The issue was most acutely felt with the MiG-29 fighter jets Ukraine requested. The administration refused to take part in a transfer of the Soviet-era jets from a third country to Ukraine via the United States, rejecting a proposal from Poland.
The US worried, Kirby said on March 9, that “the transfer of combat aircraft right now could be mistaken by Mr. Putin and the Russians as an escalatory step.” A large part of the concern internally was over the proposal to fly them into Ukraine from a NATO air base.
Now the rhetoric of the Biden administration appears to have shifted along with the scope of the war. As the US prepares to send in the types of weapons it has not sent since the invasion began, the Pentagon insisted this was part of the US commitment “from the very beginning” to help Ukraine defend itself.
“How that gets interpreted by the Russians – you can ask Mr. Putin and the Kremlin,” Kirby said Wednesday.
‘Very quickly in a different place’
For weeks, Zelensky pleaded with world leaders for more arms and equipment. In March, he spoke with the parliaments of 17 countries, as well as three international organizations. He never strayed far from his core message: Ukraine needs more weapons.
He asked Congress for new air defense systems to help defend Ukraine’s skies. He requested 1% of NATO’s tanks and planes to fight back against Russian forces. And he sought more weapons from Belgium, warning that if Ukraine loses, the European Union loses.
But his calls for heavier firepower went largely unanswered. For the most part, countries sent more small arms ammunition, anti-armor missiles and anti-aircraft missiles, as well as protective and medical equipment.
Now, with Russian forces preparing for a massive assault on the Donbas region, the tide is turning.
“The envelope of what people are prepared to provide has grown considerably in the last couple of weeks,” the US official said. Once Ukrainian forces were able to hold off the Russian invasion for the first few days, it put the options for security assistance “very quickly in a different place.”
Slovakia provided Ukraine with S-300 anti-aircraft missiles. The Czech Republic sent in T-72 tanks. The United Kingdom announced that it would ship 120 armored vehicles to Ukraine. And now the United States has authorized a range of new and more powerful weapons.
As a sign of the coordination on assistance to Ukraine, the European Union announced it would provide another $544 million in aid on the same day the White House authorized its own $800 million.

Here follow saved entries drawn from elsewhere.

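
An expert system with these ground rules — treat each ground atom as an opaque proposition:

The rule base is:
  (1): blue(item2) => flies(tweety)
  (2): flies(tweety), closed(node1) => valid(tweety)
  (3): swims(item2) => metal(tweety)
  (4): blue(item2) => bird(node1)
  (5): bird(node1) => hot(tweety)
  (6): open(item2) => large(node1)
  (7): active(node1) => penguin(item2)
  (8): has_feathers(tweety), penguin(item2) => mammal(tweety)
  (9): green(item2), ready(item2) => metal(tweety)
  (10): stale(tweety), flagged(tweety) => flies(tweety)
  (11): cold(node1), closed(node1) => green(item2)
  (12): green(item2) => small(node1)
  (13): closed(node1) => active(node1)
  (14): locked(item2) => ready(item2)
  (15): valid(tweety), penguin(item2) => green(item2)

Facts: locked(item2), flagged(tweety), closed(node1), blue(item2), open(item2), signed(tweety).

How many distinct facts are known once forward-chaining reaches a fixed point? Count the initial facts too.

17

Round 1: (1) [blue(item2) => flies(tweety)]; (4) [blue(item2) => bird(node1)]; (6) [open(item2) => large(node1)]; (13) [closed(node1) => active(node1)]; (14) [locked(item2) => ready(item2)]. Adds flies(tweety), bird(node1), large(node1), active(node1), ready(item2).
Round 2: (2) [flies(tweety), closed(node1) => valid(tweety)]; (5) [bird(node1) => hot(tweety)]; (7) [active(node1) => penguin(item2)]. Adds valid(tweety), hot(tweety), penguin(item2).
Round 3: (15) [valid(tweety), penguin(item2) => green(item2)]. Adds green(item2).
Round 4: (9) [green(item2), ready(item2) => metal(tweety)]; (12) [green(item2) => small(node1)]. Adds metal(tweety), small(node1).
Closure: {active(node1), bird(node1), blue(item2), closed(node1), flagged(tweety), flies(tweety), green(item2), hot(tweety), large(node1), locked(item2), metal(tweety), open(item2), penguin(item2), ready(item2), signed(tweety), small(node1), valid(tweety)} — 17 facts.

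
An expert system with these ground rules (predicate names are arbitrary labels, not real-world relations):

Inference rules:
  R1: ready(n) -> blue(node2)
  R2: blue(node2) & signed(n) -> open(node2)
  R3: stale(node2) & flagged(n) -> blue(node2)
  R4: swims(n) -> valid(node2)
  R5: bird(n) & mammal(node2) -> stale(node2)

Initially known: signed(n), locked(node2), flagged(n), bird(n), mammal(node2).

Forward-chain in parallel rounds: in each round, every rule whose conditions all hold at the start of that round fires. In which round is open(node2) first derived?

Round 1 — R5, derive stale(node2).
Round 2 — R3, derive blue(node2).
Round 3 — R2, derive open(node2).
open(node2) first appears in round 3.

3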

Pentagon says it’s working as quickly as possible
The package announced Wednesday marked the first time the US was providing Ukraine with howitzer cannons. Kirby said that several systems would require additional training for the Ukrainians to use them, including the howitzers and counter-artillery radars.
Many of the weapons that are being directed toward Ukraine are heavier, making them more difficult to transport across the country. Ukraine has collected the weapons provided to date from the US and other countries at its western border before moving them to forces around the country.
Kirby said the Pentagon knows “time is not our friend” as Russia prepares its next offensive but that it’s working to move equipment into Ukraine’s hands as quickly as possible:
“Even before this was announced, we had been moving at very, very fast speed all the other security assistance that we’ve been providing, frankly at an unprecedented rate.”
The Pentagon hosted the CEOs of the military’s eight largest prime contractors Wednesday to figure out how to arm Ukraine faster, according to a readout of the classified meeting. The roundtable discussion, led by Deputy Defense Secretary Kathleen Hicks, focused on the Pentagon’s objectives to keep supplying Ukraine with arms while being able to maintain the readiness of US forces and support the defense of allies.
This story has been updated with additional developments Wednesday.
CNN’s Barbara Starr and Alex Marquardt contributed to this report.